Left Behinds

The anti-andrewsullivan.com. Or, the Robin Hood (Maid Marian?) of bright pink Blogger blogs.

Monday, May 08, 2006

Your Storied Pomp

As I was writing this in the Slate discussion boards, I Googled the labor economist George Borjas, who recently argued that the use of low-skilled immigrant workers depresses wages for low-skilled native workers, and thus "Immigration policy is just another redistribution program. In the short run, it transfers wealth from one group (workers) to another (employers). Whether or not such transfers are desirable is one of the central questions in the immigration debate."

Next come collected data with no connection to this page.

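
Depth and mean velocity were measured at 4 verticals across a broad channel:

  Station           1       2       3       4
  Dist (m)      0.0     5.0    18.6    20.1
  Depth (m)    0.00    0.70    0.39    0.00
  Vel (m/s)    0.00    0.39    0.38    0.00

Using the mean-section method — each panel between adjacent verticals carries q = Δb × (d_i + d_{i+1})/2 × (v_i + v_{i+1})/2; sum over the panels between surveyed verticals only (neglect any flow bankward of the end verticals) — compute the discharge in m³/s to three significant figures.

Panel 1-2: Δb = 5 m, d̄ = (0.00+0.70)/2 = 0.35, v̄ = (0.00+0.39)/2 = 0.195 → q = 5×0.35×0.195 = 0.3413 m³/s
Panel 2-3: Δb = 13.6 m, d̄ = (0.70+0.39)/2 = 0.545, v̄ = (0.39+0.38)/2 = 0.385 → q = 13.6×0.545×0.385 = 2.854 m³/s
Panel 3-4: Δb = 1.5 m, d̄ = (0.39+0.00)/2 = 0.195, v̄ = (0.38+0.00)/2 = 0.19 → q = 1.5×0.195×0.19 = 0.05558 m³/s
Q = Σ q = 3.250 m³/s

3.25 m³/s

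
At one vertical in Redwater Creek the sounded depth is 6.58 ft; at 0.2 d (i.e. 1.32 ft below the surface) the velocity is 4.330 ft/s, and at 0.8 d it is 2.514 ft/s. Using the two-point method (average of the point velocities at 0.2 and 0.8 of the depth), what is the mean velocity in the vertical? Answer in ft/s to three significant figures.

v̄ = (4.330 + 2.514) / 2 = 3.422 ft/s

3.42 ft/s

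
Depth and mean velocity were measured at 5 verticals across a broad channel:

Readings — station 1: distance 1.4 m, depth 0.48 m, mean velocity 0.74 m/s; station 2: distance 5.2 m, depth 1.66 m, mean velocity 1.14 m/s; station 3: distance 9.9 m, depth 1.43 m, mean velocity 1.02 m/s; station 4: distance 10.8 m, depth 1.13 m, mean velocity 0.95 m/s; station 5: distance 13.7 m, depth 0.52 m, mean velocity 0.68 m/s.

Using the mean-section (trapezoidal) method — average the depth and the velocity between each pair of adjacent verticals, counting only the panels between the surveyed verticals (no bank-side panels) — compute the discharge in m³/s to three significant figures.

14.7 m³/s

Panel 1-2: Δb = 3.8 m, d̄ = (0.48+1.66)/2 = 1.07, v̄ = (0.74+1.14)/2 = 0.94 → q = 3.8×1.07×0.94 = 3.822 m³/s
Panel 2-3: Δb = 4.7 m, d̄ = (1.66+1.43)/2 = 1.545, v̄ = (1.14+1.02)/2 = 1.08 → q = 4.7×1.545×1.08 = 7.842 m³/s
Panel 3-4: Δb = 0.9 m, d̄ = (1.43+1.13)/2 = 1.28, v̄ = (1.02+0.95)/2 = 0.985 → q = 0.9×1.28×0.985 = 1.135 m³/s
Panel 4-5: Δb = 2.9 m, d̄ = (1.13+0.52)/2 = 0.825, v̄ = (0.95+0.68)/2 = 0.815 → q = 2.9×0.825×0.815 = 1.950 m³/s
Q = Σ q = 14.75 m³/s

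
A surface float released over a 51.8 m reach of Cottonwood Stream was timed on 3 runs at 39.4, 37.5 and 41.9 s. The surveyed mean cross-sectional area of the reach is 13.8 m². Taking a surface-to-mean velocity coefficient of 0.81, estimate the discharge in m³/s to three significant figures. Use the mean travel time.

14.6 m³/s

t̄ = (39.4 + 37.5 + 41.9) / 3 = 39.6 s
v_surface = L / t̄ = 51.8 / 39.6 = 1.308 m/s
v_mean = 0.81 × 1.308 = 1.060 m/s
Q = A × v_mean = 13.8 × 1.060 = 14.62 m³/s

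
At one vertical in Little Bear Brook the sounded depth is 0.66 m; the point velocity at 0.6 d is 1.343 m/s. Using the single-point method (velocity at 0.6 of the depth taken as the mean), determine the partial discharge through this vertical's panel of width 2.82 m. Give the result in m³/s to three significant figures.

v̄ = v₀.₆ = 1.343 m/s
q = v̄ × d × w = 1.343 × 0.66 × 2.82 = 2.500 m³/s

2.50 m³/s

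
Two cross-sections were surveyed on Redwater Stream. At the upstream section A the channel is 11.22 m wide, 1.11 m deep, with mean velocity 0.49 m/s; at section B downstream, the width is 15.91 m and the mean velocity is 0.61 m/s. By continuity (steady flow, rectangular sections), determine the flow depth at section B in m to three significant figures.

Q = A₁V₁ = (11.22×1.11) × 0.49 = 6.103 m³/s
d₂ = Q/(b₂ V₂) = 6.103/(15.91×0.61) = 0.6288 m

0.629 m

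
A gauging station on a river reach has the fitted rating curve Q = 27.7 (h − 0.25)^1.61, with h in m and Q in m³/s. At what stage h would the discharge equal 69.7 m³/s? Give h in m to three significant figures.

2.02 m

h − h₀ = (Q/C)^(1/b) = (69.7/27.7)^(1/1.61) = 1.774 m
h = 0.25 + 1.774 = 2.024 m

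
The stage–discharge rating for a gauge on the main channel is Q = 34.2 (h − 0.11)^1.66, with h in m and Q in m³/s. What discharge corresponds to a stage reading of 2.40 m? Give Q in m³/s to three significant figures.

Q = 34.2 × (2.40 − 0.11)^1.66 = 34.2 × 2.29^1.66 = 135.3 m³/s

135 m³/s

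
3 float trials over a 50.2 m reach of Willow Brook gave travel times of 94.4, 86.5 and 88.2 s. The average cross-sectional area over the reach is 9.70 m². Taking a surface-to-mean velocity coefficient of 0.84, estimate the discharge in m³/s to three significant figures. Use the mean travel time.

4.56 m³/s

t̄ = (94.4 + 86.5 + 88.2) / 3 = 89.7 s
v_surface = L / t̄ = 50.2 / 89.7 = 0.5596 m/s
v_mean = 0.84 × 0.5596 = 0.4701 m/s
Q = A × v_mean = 9.70 × 0.4701 = 4.560 m³/s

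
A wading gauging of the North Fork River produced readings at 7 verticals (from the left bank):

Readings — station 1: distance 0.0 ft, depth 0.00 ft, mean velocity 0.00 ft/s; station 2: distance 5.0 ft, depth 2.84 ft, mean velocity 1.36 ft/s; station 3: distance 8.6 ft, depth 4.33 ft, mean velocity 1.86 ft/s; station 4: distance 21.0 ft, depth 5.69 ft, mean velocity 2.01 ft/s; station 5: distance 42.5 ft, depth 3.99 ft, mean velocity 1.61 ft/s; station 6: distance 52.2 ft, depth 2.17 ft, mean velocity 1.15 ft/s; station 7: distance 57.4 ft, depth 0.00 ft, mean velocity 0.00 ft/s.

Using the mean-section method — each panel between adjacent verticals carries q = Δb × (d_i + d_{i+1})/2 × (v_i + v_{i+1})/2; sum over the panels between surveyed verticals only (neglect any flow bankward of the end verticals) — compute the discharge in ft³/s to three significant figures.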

In the mid 90s, he wrote that

Because the gains from immigration depend on the skill level of immigrants, other host countries (Australia and Canada, for instance) now use a "point system" to allocate visas. Applicants are graded on the basis of such factors as education and occupation, and only those applicants who "pass the test" are awarded entry visas. It is not surprising that people migrating to those countries are more skilled than those admitted by the United States. The United States, in effect, is losing the competition for skilled workers in the immigration market.
As lovely British friends of mine have complained about how nearly impossible it is to immigrate to the US, I have often thought that there's something unfair and irrational about the way our immigration policy discourages high-skill immigrants (or, really, medium-skill).

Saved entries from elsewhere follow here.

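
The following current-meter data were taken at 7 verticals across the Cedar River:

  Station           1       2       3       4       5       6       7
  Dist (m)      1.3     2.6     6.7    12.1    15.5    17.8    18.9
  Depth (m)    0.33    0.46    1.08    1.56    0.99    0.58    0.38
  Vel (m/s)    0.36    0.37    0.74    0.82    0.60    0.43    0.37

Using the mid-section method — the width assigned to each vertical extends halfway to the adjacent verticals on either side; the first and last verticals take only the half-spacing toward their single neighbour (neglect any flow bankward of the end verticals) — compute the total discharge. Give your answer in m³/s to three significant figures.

12.2 m³/s

w_1 = (2.6 − 1.3)/2 = 0.65 m; q_1 = 0.36 × 0.33 × 0.65 = 0.07722 m³/s
w_2 = (6.7 − 1.3)/2 = 2.7 m; q_2 = 0.37 × 0.46 × 2.7 = 0.4595 m³/s
w_3 = (12.1 − 2.6)/2 = 4.75 m; q_3 = 0.74 × 1.08 × 4.75 = 3.796 m³/s
w_4 = (15.5 − 6.7)/2 = 4.4 m; q_4 = 0.82 × 1.56 × 4.4 = 5.628 m³/s
w_5 = (17.8 − 12.1)/2 = 2.85 m; q_5 = 0.60 × 0.99 × 2.85 = 1.693 m³/s
w_6 = (18.9 − 15.5)/2 = 1.7 m; q_6 = 0.43 × 0.58 × 1.7 = 0.4240 m³/s
w_7 = (18.9 − 17.8)/2 = 0.55 m; q_7 = 0.37 × 0.38 × 0.55 = 0.07733 m³/s
Q = Σ qᵢ = 12.16 m³/s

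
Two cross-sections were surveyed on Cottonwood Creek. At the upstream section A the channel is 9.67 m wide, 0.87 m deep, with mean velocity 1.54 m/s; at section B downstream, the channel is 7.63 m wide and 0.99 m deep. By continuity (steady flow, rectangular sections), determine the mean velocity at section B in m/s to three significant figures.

1.72 m/s

Q = A₁V₁ = (9.67×0.87) × 1.54 = 12.96 m³/s
A₂ = 7.63 × 0.99 = 7.554 m²
V₂ = Q/A₂ = 12.96/7.554 = 1.715 m/s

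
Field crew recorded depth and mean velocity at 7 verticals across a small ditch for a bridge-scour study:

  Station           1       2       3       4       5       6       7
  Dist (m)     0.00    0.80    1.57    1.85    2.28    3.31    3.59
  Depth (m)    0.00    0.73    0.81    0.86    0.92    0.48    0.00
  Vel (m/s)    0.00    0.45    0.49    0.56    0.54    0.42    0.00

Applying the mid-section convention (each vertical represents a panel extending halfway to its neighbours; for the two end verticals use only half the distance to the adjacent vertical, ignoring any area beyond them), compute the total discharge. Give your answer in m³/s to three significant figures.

w_2 = (1.57 − 0.00)/2 = 0.785 m; q_2 = 0.45 × 0.73 × 0.785 = 0.2579 m³/s
w_3 = (1.85 − 0.80)/2 = 0.525 m; q_3 = 0.49 × 0.81 × 0.525 = 0.2084 m³/s
w_4 = (2.28 − 1.57)/2 = 0.355 m; q_4 = 0.56 × 0.86 × 0.355 = 0.1710 m³/s
w_5 = (3.31 − 1.85)/2 = 0.73 m; q_5 = 0.54 × 0.92 × 0.73 = 0.3627 m³/s
w_6 = (3.59 − 2.28)/2 = 0.655 m; q_6 = 0.42 × 0.48 × 0.655 = 0.1320 m³/s
Stations 1, 7 contribute zero (depth or velocity is 0).
Q = Σ qᵢ = 1.132 m³/s

1.13 m³/s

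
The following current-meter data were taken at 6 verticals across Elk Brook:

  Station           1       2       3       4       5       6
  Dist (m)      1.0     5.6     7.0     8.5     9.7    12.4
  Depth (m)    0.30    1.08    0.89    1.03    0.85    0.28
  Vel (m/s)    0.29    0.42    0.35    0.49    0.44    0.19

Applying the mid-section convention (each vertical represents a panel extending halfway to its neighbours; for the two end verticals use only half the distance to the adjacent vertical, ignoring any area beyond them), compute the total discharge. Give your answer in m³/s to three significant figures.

3.50 m³/s

w_1 = (5.6 − 1.0)/2 = 2.3 m; q_1 = 0.29 × 0.30 × 2.3 = 0.2001 m³/s
w_2 = (7.0 − 1.0)/2 = 3 m; q_2 = 0.42 × 1.08 × 3 = 1.361 m³/s
w_3 = (8.5 − 5.6)/2 = 1.45 m; q_3 = 0.35 × 0.89 × 1.45 = 0.4517 m³/s
w_4 = (9.7 − 7.0)/2 = 1.35 m; q_4 = 0.49 × 1.03 × 1.35 = 0.6813 m³/s
w_5 = (12.4 − 8.5)/2 = 1.95 m; q_5 = 0.44 × 0.85 × 1.95 = 0.7293 m³/s
w_6 = (12.4 − 9.7)/2 = 1.35 m; q_6 = 0.19 × 0.28 × 1.35 = 0.07182 m³/s
Q = Σ qᵢ = 3.495 m³/s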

But, as Antid Oto recently pointed out, since 1903 one of our most important national texts has been the Emma Lazarus poem at the base of the Statue of Liberty.
"Keep, ancient lands, your storied pomp!" cries she
With silent lips. "Give me your tired, your poor,
Your huddled masses yearning to breathe free,
The wretched refuse of your teeming shore.
Send these, the homeless, tempest-tost to me,
I lift my lamp beside the golden door!"
There's really nothing equivocal about that statement of our national priorities. We're not "losing the competition for skilled workers in the immigration market." We forfeited that competition a long time ago. Which is a good thing.